My in-laws's mean dog

    • Gold Top Dog
    Do you own the house? If so, I'd say "my houise, my rules", 
    • Gold Top Dog
    ORIGINAL: tiffy

    Do you own the house? If so, I'd say "my houise, my rules", 


    ditto!
    • Bronze
    The situation is resolved, but not to my liking. When I'm around, he will have a permanent leash. When we have company over, especially with children, the dog will be moved to another room. My in-laws will be the only one's to discipline him, and therein lies the problem; they don't. I think he's spoiled rotten. I have learned a valuable lesson; from now on, I'll keep my mouth shut and not attempt to resolve disputes. It only creates hurt feelings. However, if I'm bitten again, I can't say that I will be as kind to the dog as I have been.
    • Gold Top Dog
    If you are bitten again, then you  need to be more firm about the dog leaving if they are not willing to change it's behavior.  It's very unfortunate that you are not getting the support that you need from your wife.  You could always let the recliner hit the dog in the head over and over until it moves.  Not a good way to go, but if it's you in the recliner and the dog won't move and no one else will make the dog move and you are afraid of being bitten again, then I'd probably resort to that.  It's not the dogs fault but if they care about the dog, hopefully that would make them do something.

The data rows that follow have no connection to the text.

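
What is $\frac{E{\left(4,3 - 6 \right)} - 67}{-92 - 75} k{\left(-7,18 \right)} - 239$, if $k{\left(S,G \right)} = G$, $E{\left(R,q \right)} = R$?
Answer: $- \frac{38779}{167} \approx -232.21$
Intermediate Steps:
$\frac{E{\left(4,3 - 6 \right)} - 67}{-92 - 75} k{\left(-7,18 \right)} - 239 = \frac{4 - 67}{-92 - 75} \cdot 18 - 239 = - \frac{63}{-167} \cdot 18 - 239 = \left(-63\right) \left(- \frac{1}{167}\right) 18 - 239 = \frac{63}{167} \cdot 18 - 239 = \frac{1134}{167} - 239 = - \frac{38779}{167}$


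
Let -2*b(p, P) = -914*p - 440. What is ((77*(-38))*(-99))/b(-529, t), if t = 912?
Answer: -32186/26837 ≈ -1.1993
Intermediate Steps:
b(p, P) = 220 + 457*p (b(p, P) = -(-914*p - 440)/2 = -(-440 - 914*p)/2 = 220 + 457*p)
((77*(-38))*(-99))/b(-529, t) = ((77*(-38))*(-99))/(220 + 457*(-529)) = (-2926*(-99))/(220 - 241753) = 289674/(-241533) = 289674*(-1/241533) = -32186/26837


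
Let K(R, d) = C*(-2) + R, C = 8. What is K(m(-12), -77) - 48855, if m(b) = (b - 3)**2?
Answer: -48646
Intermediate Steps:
m(b) = (-3 + b)**2
K(R, d) = -16 + R (K(R, d) = 8*(-2) + R = -16 + R)
K(m(-12), -77) - 48855 = (-16 + (-3 - 12)**2) - 48855 = (-16 + (-15)**2) - 48855 = (-16 + 225) - 48855 = 209 - 48855 = -48646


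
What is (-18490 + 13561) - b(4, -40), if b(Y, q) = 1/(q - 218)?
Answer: -1271681/258 ≈ -4929.0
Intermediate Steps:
b(Y, q) = 1/(-218 + q)
(-18490 + 13561) - b(4, -40) = (-18490 + 13561) - 1/(-218 - 40) = -4929 - 1/(-258) = -4929 - 1*(-1/258) = -4929 + 1/258 = -1271681/258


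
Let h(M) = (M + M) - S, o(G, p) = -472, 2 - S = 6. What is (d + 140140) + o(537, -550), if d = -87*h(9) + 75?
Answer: 137829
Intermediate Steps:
S = -4 (S = 2 - 1*6 = 2 - 6 = -4)
h(M) = 4 + 2*M (h(M) = (M + M) - 1*(-4) = 2*M + 4 = 4 + 2*M)
d = -1839 (d = -87*(4 + 2*9) + 75 = -87*(4 + 18) + 75 = -87*22 + 75 = -1914 + 75 = -1839)
(d + 140140) + o(537, -550) = (-1839 + 140140) - 472 = 138301 - 472 = 137829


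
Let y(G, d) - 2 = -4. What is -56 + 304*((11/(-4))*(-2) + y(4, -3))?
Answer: 1008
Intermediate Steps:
y(G, d) = -2 (y(G, d) = 2 - 4 = -2)
-56 + 304*((11/(-4))*(-2) + y(4, -3)) = -56 + 304*((11/(-4))*(-2) - 2) = -56 + 304*((11*(-¼))*(-2) - 2) = -56 + 304*(-11/4*(-2) - 2) = -56 + 304*(11/2 - 2) = -56 + 304*(7/2) = -56 + 1064 = 1008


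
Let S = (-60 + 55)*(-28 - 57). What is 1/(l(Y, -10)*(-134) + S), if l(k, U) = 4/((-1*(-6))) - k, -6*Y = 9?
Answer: 3/404 ≈ 0.0074257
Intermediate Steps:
Y = -3/2 (Y = -1/6*9 = -3/2 ≈ -1.5000)
S = 425 (S = -5*(-85) = 425)
l(k, U) = 2/3 - k (l(k, U) = 4/6 - k = 4*(1/6) - k = 2/3 - k)
1/(l(Y, -10)*(-134) + S) = 1/((2/3 - 1*(-3/2))*(-134) + 425) = 1/((2/3 + 3/2)*(-134) + 425) = 1/((13/6)*(-134) + 425) = 1/(-871/3 + 425) = 1/(404/3) = 3/404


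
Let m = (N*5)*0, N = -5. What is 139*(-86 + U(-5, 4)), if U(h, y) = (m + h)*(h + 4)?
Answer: -11259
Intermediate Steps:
m = 0 (m = -5*5*0 = -25*0 = 0)
U(h, y) = h*(4 + h) (U(h, y) = (0 + h)*(h + 4) = h*(4 + h))
139*(-86 + U(-5, 4)) = 139*(-86 - 5*(4 - 5)) = 139*(-86 - 5*(-1)) = 139*(-86 + 5) = 139*(-81) = -11259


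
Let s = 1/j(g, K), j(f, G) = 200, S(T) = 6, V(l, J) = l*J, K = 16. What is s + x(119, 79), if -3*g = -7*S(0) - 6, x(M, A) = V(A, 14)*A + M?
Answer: 17498601/200 ≈ 87493.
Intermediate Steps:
V(l, J) = J*l
x(M, A) = M + 14*A² (x(M, A) = (14*A)*A + M = 14*A² + M = M + 14*A²)
g = 16 (g = -(-7*6 - 6)/3 = -(-42 - 6)/3 = -⅓*(-48) = 16)
s = 1/200 ≈ 0.0050000
s + x(119, 79) = 1/200 + (119 + 14*79²) = 1/200 + (119 + 14*6241) = 1/200 + (119 + 87374) = 1/200 + 87493 = 17498601/200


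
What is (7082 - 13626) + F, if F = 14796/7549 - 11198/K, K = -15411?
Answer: -69181904978/10576149 ≈ -6541.3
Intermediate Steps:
F = 28414078/10576149 (F = 14796/7549 - 11198/(-15411) = 14796*(1/7549) - 11198*(-1/15411) = 14796/7549 + 1018/1401 = 28414078/10576149 ≈ 2.6866)
(7082 - 13626) + F = (7082 - 13626) + 28414078/10576149 = -6544 + 28414078/10576149 = -69181904978/10576149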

    Could you take over feeding the dog?  Just by doing it?  I know that puts all the burden on you but if it helped, would it be worth it?  I imagine that if you are the one to feed the dog, that this would help immensely in your relationship with this dog.
    • Gold Top Dog
    Sorry Larbabe.  Hopefully no one else will get bit if the dog isn't allowed around strangers.
    • Gold Top Dog
    Hmmm.  I wonder what your in-laws would say if you had an out of control child in their house?
    • Bronze
    As they (mostly my mother-in-law) complain about the (normal) behavior of our other animals, they tend to turn a blind eye at their own monster. Once again, the dog was told by my M.I.L. to move (this time from a different location) and the dog refused the command. Fortunately, this time she was able to grab hold of the short drag leash and physically move the creature. As in every other case, he growled and snapped at her. And as in every other instance, there were no consequences for this behavior (such as isolation). The other thing, is that last evening when our new puppy was playing with our cat, the creature emitted his usual deafining bark (He doesn't seem to like anyone having fun), which drives me up the wall. I'm sorry to say this, but the dog is old and in obvious poor health, but I look forward to the day he is no longer with us (remember, he has a life-long history of this behavior).
    • Gold Top Dog
    My dog gets jealous when I play with the cat and will usually chase them away.  That's why the cats love me when my dog's outside.

    My in-laws are terrified of animals.  My father in-law once screamed when my "baby" sat next to him on the couch - literaly screamed.  Now my father in law jokes (I don't think it's funny) about how he's never going to have any grandchildren so he's going to have to get used to animals.  Mind you I'm only 24.

    I wouldn't have children until your in laws move out.  They'll try to raise them for you.  Remeber, no discipline.
    • Bronze
    I have grandchildren. The folks have agreed to remove the dog when they visit.